1,3-Dipolar cycloaddition of organic azides to alkynes by a dicopper-substituted silicotungstate

The dicopper-substituted γ-Keggin silicotungstate TBA ₄[γ-H₂SiW₁₀O₃₆Cu ₂(μ-1,1-N₃)₂] (I, TBA = tetra-n- butylammonium) could act as an efficient precatalyst for the regioselective 1,3-dipolar cycloaddition of organic azides to alkynes. Various combinations of substrates (four azides and eight alkynes) were efficiently converted to the corresponding 1,2,3-triazole derivatives in excellent yields without any additives.
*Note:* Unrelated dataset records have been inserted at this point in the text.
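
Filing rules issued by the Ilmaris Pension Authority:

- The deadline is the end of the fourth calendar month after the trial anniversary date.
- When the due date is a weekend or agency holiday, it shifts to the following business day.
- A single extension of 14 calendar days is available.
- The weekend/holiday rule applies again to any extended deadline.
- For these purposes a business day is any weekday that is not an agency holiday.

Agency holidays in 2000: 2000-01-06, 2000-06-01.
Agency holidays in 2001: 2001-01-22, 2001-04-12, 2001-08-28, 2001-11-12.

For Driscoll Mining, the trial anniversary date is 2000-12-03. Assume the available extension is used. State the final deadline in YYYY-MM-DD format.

2001-05-14

4 months after 2000-12-03 falls in April 2001; the last day of that month is 2001-04-30.
2001-04-30 falls on a Monday, which is a business day, so no adjustment is needed.
Add the 14 calendar-day extension to 2001-04-30: 2001-05-14.
Since 2001-05-14 is a Monday and not a holiday, the date is unchanged.
Deadline: 2001-05-14.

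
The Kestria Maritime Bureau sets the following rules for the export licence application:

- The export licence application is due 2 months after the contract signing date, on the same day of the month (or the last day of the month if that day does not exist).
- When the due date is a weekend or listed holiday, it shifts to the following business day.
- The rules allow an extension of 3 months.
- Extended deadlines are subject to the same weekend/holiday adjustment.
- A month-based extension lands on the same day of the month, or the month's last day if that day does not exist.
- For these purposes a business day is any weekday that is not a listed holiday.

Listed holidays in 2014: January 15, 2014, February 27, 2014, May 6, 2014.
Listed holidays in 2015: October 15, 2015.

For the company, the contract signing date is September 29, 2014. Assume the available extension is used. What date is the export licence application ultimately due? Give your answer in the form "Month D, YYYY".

Moving 2 months forward from September 29, 2014 on the corresponding day gives November 29, 2014.
November 29, 2014 falls on a Saturday. Rolling to the next business day gives December 1, 2014, a Monday.
The 3 months extension carries December 1, 2014 to March 1, 2015.
March 1, 2015 is a Sunday, so it moves to the next business day, March 2, 2015 (Monday).
The final due date is March 2, 2015.

March 2, 2015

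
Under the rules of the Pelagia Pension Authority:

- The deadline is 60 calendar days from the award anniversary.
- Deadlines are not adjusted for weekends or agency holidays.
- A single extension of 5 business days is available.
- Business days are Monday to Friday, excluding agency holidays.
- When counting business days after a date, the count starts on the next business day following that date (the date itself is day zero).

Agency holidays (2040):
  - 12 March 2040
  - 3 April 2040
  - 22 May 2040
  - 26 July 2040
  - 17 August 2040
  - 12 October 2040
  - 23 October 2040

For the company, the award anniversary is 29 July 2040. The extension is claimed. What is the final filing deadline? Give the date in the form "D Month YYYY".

60 calendar days after 29 July 2040 is 27 September 2040.
27 September 2040 falls on a Thursday. The rules make no weekend/holiday allowance, so it remains 27 September 2040.
The 5-business-day extension runs from 27 September 2040 to 4 October 2040.
No adjustment is made for weekends or holidays, so 4 October 2040 stands.
Final deadline: 4 October 2040.

4 October 2040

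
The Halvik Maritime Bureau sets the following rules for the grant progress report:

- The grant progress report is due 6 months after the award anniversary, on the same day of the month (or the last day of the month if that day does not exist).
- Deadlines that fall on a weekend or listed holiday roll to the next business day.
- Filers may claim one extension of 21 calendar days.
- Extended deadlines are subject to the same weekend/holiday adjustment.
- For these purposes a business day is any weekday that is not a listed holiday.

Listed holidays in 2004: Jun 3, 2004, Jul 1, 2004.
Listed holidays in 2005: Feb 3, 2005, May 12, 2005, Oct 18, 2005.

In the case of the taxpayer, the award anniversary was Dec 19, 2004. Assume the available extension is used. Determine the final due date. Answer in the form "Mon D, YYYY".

Jul 11, 2005

Moving 6 months forward from Dec 19, 2004 on the corresponding day gives Jun 19, 2005.
Jun 19, 2005 is a Sunday, so it moves to the next business day, Jun 20, 2005 (Monday).
With the 21-day extension, Jun 20, 2005 becomes Jul 11, 2005.
Since Jul 11, 2005 is a Monday and not a holiday, the date is unchanged.
Final deadline: Jul 11, 2005.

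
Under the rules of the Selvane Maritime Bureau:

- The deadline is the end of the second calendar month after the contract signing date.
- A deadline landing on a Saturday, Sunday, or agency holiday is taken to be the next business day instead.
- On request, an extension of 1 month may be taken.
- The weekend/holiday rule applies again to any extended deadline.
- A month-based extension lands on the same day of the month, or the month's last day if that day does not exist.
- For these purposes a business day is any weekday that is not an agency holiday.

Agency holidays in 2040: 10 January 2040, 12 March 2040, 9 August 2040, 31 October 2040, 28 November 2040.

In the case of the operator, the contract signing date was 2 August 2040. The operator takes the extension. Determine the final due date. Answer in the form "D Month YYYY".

2 months after 2 August 2040 is October 2040; that month ends on 31 October 2040.
Because 31 October 2040 is a listed holiday, the deadline becomes 1 November 2040 (Thursday).
The 1 month extension carries 1 November 2040 to 1 December 2040.
1 December 2040 is a Saturday, so it moves to the next business day, 3 December 2040 (Monday).
The final due date is 3 December 2040.

3 December 2040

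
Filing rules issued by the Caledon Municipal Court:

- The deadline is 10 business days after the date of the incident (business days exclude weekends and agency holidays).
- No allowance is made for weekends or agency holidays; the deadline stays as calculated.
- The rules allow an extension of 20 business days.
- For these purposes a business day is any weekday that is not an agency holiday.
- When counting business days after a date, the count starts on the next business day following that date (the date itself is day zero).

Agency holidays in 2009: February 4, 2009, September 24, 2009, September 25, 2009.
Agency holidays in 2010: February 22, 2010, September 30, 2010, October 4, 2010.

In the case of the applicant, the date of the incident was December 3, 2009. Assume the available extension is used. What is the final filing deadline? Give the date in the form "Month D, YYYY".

January 14, 2010

Starting the day after December 3, 2009 and counting 10 business days lands on December 17, 2009.
December 17, 2009 is a Thursday; no weekend or holiday adjustment applies.
Applying the 20-business-day extension: 20 business days after December 17, 2009 is January 14, 2010.
No adjustment is made for weekends or holidays, so January 14, 2010 stands.
Final deadline: January 14, 2010.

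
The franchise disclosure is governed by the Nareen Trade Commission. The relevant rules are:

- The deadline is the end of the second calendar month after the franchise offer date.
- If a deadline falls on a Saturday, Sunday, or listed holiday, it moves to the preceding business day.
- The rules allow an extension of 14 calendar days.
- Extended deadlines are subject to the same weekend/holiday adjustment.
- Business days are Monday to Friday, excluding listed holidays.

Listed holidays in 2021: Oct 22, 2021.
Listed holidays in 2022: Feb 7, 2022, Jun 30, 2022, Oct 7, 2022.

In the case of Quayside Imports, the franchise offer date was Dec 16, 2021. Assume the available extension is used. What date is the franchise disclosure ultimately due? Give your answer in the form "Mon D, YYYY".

2 months after Dec 16, 2021 falls in February 2022; the last day of that month is Feb 28, 2022.
Feb 28, 2022 (Monday) is already a business day.
Add the 14 calendar-day extension to Feb 28, 2022: Mar 14, 2022.
Mar 14, 2022 is a Monday and not a listed holiday, so it stands.
So the filing is due Mar 14, 2022.

Mar 14, 2022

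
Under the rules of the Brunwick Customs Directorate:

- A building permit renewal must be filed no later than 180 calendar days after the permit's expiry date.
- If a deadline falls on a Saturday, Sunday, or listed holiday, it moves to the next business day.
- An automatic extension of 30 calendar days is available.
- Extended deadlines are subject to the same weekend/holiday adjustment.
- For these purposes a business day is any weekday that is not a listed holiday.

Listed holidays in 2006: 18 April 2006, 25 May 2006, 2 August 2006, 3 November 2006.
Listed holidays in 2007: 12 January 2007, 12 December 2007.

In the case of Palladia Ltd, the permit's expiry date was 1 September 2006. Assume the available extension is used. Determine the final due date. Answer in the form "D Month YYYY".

30 March 2007

From 1 September 2006, 180 calendar days later is 28 February 2007.
28 February 2007 falls on a Wednesday, which is a business day, so no adjustment is needed.
Applying the 30-calendar-day extension: 28 February 2007 + 30 days = 30 March 2007.
30 March 2007 falls on a Friday, which is a business day, so no adjustment is needed.
Deadline: 30 March 2007.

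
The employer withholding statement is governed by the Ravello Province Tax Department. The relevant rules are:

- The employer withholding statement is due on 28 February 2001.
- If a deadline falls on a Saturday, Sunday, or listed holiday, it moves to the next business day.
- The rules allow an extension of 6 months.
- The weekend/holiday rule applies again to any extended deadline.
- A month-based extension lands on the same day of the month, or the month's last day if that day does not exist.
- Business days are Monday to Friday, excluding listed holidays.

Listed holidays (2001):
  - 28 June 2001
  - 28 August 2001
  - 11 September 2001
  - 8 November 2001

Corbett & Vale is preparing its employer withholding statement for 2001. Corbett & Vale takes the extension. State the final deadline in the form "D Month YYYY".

The stated deadline is 28 February 2001.
Since 28 February 2001 is a Wednesday and not a holiday, the date is unchanged.
Add 6 months to 28 February 2001: 28 August 2001.
28 August 2001 falls on a listed holiday. Rolling to the next business day gives 29 August 2001, a Wednesday.
Deadline: 29 August 2001.

29 August 2001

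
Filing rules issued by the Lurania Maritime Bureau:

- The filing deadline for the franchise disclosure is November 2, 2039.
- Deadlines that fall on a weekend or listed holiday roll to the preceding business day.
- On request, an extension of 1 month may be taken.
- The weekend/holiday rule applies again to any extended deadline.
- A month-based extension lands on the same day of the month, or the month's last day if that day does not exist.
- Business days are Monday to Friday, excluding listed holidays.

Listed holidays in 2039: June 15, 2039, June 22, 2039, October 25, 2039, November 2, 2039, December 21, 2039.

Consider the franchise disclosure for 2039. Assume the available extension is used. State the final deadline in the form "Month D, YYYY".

The stated deadline is November 2, 2039.
November 2, 2039 is a listed holiday; the preceding business day is November 1, 2039 (Tuesday).
Add 1 month to November 1, 2039: December 1, 2039.
December 1, 2039 (Thursday) is already a business day.
So the filing is due December 1, 2039.

December 1, 2039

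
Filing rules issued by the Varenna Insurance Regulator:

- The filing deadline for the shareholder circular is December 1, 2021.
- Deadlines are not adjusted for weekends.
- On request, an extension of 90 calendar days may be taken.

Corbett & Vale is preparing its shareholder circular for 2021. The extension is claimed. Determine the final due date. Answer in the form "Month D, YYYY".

March 1, 2022

Start from the fixed due date, December 1, 2021.
No adjustment is made for weekends or holidays, so December 1, 2021 stands.
Applying the 90-calendar-day extension: December 1, 2021 + 90 days = March 1, 2022.
No adjustment is made for weekends or holidays, so March 1, 2022 stands.
The final due date is March 1, 2022.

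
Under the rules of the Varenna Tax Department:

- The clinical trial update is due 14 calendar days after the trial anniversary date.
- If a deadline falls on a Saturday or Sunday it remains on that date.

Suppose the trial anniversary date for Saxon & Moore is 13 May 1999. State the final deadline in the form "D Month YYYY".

From 13 May 1999, 14 calendar days later is 27 May 1999.
No adjustment is made for weekends or holidays, so 27 May 1999 stands.
Final deadline: 27 May 1999.

27 May 1999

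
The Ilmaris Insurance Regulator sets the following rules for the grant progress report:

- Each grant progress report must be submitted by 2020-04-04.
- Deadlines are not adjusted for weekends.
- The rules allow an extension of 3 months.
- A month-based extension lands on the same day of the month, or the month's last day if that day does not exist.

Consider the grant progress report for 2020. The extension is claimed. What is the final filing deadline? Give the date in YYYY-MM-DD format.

Start from the fixed due date, 2020-04-04.
2020-04-04 is a Saturday; no weekend or holiday adjustment applies.
Applying the 3 months extension: 3 months after 2020-04-04 is 2020-07-04.
No adjustment is made for weekends or holidays, so 2020-07-04 stands.
Deadline: 2020-07-04.

2020-07-04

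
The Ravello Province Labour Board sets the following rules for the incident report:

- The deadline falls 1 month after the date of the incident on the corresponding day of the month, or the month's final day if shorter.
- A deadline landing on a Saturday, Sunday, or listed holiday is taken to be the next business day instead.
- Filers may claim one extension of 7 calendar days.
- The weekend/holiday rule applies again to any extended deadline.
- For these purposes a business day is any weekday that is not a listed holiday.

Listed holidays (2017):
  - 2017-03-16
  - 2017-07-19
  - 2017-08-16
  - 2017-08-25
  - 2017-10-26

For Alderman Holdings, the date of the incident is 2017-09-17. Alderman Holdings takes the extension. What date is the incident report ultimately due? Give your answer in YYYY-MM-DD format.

2017-10-24

1 month after 2017-09-17, on the same day of the month, is 2017-10-17.
2017-10-17 is a Tuesday and not a listed holiday, so it stands.
Add the 7 calendar-day extension to 2017-10-17: 2017-10-24.
2017-10-24 is a Tuesday and not a listed holiday, so it stands.
Final deadline: 2017-10-24.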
The present system was applicable to a larger-scale cycloaddition of benzyl azide to phenylacetylene under solvent-free conditions (100 mmol scale) in which 21.5 g of the analytically pure corresponding triazole could be isolated. In this case, the turnover frequency and the turnover number reached up to 14 800 h^-1 and 91 500, respectively, and these values were the highest among those reported for the copper-mediated systems so far. In addition, I could be applied to the one-pot synthesis of 1-benzyl-4-phenyl-1H-1, 2,3-triazole from benzyl chloride, sodium azide, and phenylacetylene. The catalyst effect, kinetic, mechanistic, and computational studies show that the reduced dicopper core plays an important role in the present 1,3-dipolar cycloaddition.